Suatu hari Tsabit pulang terlalu
cepat. Tsabit bercerita, “Kepadaku
didatangkan seorang prajurit dengan kaki bengkak bernanah, dan wanita yang
demam tinggi. Untuk si prajurit aku balutkan perban hingga
bengkaknya kempes dan berangsur membaik. Kepada wanita itu aku sarankan untuk
diet dan memperbaiki kondisi tubuhnya dengan ramuan dari bahan herbal.
Tiba-tiba
datanglah seorang dokter Franken dan berkata: ‘Ia tak tahu apa-apa untuk dapat
menyembuhkan mereka.’ Maka ia hampiri si prajurit dengan pertanyaan: ‘Pilih,
mana yang lebih kamu sukai, hidup dengan satu kaki, atau mati dengan dua kaki?’
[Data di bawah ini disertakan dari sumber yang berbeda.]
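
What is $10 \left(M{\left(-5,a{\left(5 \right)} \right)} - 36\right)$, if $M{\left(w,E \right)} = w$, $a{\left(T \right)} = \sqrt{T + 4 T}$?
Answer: $-410$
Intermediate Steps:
$a{\left(T \right)} = \sqrt{5} \sqrt{T}$ ($a{\left(T \right)} = \sqrt{5 T} = \sqrt{5} \sqrt{T}$)
$10 \left(M{\left(-5,a{\left(5 \right)} \right)} - 36\right) = 10 \left(-5 - 36\right) = 10 \left(-41\right) = -410$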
Si prajurit menjawab: ‘Hidup dengan satu kaki.’ Maka berserulah sang dokter
Franken: ,Datangkan kepadaku seorang prajurit yang kuat dengan sebuah kampak
yang tajam!’ Seorang prajurit dengan sebuah kampak tajam pun muncul. Aku masih
berdiri di situ. Sang dokter lalu meletakkan kaki bengkak itu di atas sebuah
balok kayu dan memerintah si prajurit berkampak: ,Penggallah kaki itu dengan
sekali ayunan kampakmu!’ Tanpa ragu si prajurit menebaskan kampaknya sekali,
tapi ternyata kaki sakit itu belum juga terputus. Ditebaslah kaki itu
sekali lagi dengan kampak. Maka mengalirlah sungsum tulang di kaki terpenggal
itu. Dan prajurit yang malang itu pun tewas sejam kemudian.
Sang
dokter Franken beralih memeriksa wanita yang demam itu dan berkata: ‘Wanita ini
kesurupan jin yang jatuh cinta kepadanya. Potonglah rambut di kepalanya.’
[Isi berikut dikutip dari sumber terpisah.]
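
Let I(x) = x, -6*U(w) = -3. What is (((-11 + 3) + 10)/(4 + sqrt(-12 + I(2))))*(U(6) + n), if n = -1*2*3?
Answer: -22/13 + 11*I*sqrt(10)/26 ≈ -1.6923 + 1.3379*I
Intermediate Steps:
U(w) = 1/2 (U(w) = -1/6*(-3) = 1/2)
n = -6 (n = -2*3 = -6)
(((-11 + 3) + 10)/(4 + sqrt(-12 + I(2))))*(U(6) + n) = (((-11 + 3) + 10)/(4 + sqrt(-12 + 2)))*(1/2 - 6) = ((-8 + 10)/(4 + sqrt(-10)))*(-11/2) = (2/(4 + I*sqrt(10)))*(-11/2) = -11/(4 + I*sqrt(10))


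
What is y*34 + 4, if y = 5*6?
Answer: 1024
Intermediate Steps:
y = 30
y*34 + 4 = 30*34 + 4 = 1020 + 4 = 1024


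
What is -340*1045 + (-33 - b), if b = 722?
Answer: -356055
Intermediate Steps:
-340*1045 + (-33 - b) = -340*1045 + (-33 - 1*722) = -355300 + (-33 - 722) = -355300 - 755 = -356055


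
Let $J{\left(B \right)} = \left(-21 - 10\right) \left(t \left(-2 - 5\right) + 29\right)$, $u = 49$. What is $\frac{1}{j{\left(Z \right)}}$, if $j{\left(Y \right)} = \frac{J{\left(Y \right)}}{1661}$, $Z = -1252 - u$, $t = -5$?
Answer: $- \frac{1661}{1984} \approx -0.8372$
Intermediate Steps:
$Z = -1301$ ($Z = -1252 - 49 = -1301$)
$J{\left(B \right)} = -1984$ ($J{\left(B \right)} = \left(-21 - 10\right) \left(- 5 \left(-2 - 5\right) + 29\right) = - 31 \left(\left(-5\right) \left(-7\right) + 29\right) = - 31 \left(35 + 29\right) = \left(-31\right) 64 = -1984$)
$j{\left(Y \right)} = - \frac{1984}{1661}$
$\frac{1}{j{\left(Z \right)}} = \frac{1}{- \frac{1984}{1661}} = - \frac{1661}{1984}$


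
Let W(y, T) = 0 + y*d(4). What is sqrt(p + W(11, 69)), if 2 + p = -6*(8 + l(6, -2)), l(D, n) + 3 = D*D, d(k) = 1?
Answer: I*sqrt(237) ≈ 15.395*I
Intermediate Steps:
l(D, n) = -3 + D**2 (l(D, n) = -3 + D*D = -3 + D**2)
W(y, T) = y (W(y, T) = 0 + y*1 = 0 + y = y)
p = -248 (p = -2 - 6*(8 + (-3 + 6**2)) = -2 - 6*(8 + (-3 + 36)) = -2 - 6*(8 + 33) = -2 - 6*41 = -2 - 246 = -248)
sqrt(p + W(11, 69)) = sqrt(-248 + 11) = sqrt(-237) = I*sqrt(237)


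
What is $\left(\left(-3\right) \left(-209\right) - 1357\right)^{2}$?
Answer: $532900$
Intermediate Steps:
$\left(\left(-3\right) \left(-209\right) - 1357\right)^{2} = \left(627 - 1357\right)^{2} = \left(-730\right)^{2} = 532900$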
Seseorang lalu memotong rambut wanita itu. Seterusnya wanita itu kembali lagi
makan hidangan ala negeri asalnya. Panas di tubuhnya meninggi. Sang
dokter berkata: ‘Jin di dalam tubuhnya telah naik di kepala.’ Bersamaan dengan
ucapan ini ia raih sebuah pisau cukur, ia sayat kulit kepala wanita itu
menyilang dan ia kelupas sebagian kulit kepala itu sedemikian rupa sampai
tulang tengkoraknya tampak jelas terlihat. Lalu ia taburkan sejumput garam pada
luka sayatan. Sejam kemudian wanita itupun tewas.
Aku
bertanya pada mereka: ‘Masih adakah tugas-tugas dari anda untukku?’ ‘Tidak.’
Karena itu pergilah aku, setelah aku ‘belajar’ cara penyembuhan mereka yang
aneh, yang sejauh ini belum pernah aku kenal.”
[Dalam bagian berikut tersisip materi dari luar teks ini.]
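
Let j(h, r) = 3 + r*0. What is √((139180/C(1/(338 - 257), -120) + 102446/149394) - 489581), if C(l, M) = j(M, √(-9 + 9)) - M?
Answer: I*√4581345584998105098/3062577 ≈ 698.89*I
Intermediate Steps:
j(h, r) = 3 (j(h, r) = 3 + 0 = 3)
C(l, M) = 3 - M
√((139180/C(1/(338 - 257), -120) + 102446/149394) - 489581) = √((139180/(3 - 1*(-120)) + 102446/149394) - 489581) = √((139180/(3 + 120) + 102446*(1/149394)) - 489581) = √((139180/123 + 51223/74697) - 489581) = √(3467542963/3062577 - 489581) = √(-1495911967274/3062577) = I*√4581345584998105098/3062577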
Itulah kisah Tsabit yang diceritakan
Amir Usamah ibnu Munkhid (1095 – 1188), seperti dikutip Sigrid Hunke dalam
bukunya “Allah Sonne ueber dem Abendland”.
Cerita di atas bukan propaganda
bermusuhan, juga bukan penghinaan dari lawan. Namun memang orang-orang Franken
itulah yang justru bersikap memusuhi umat Islam.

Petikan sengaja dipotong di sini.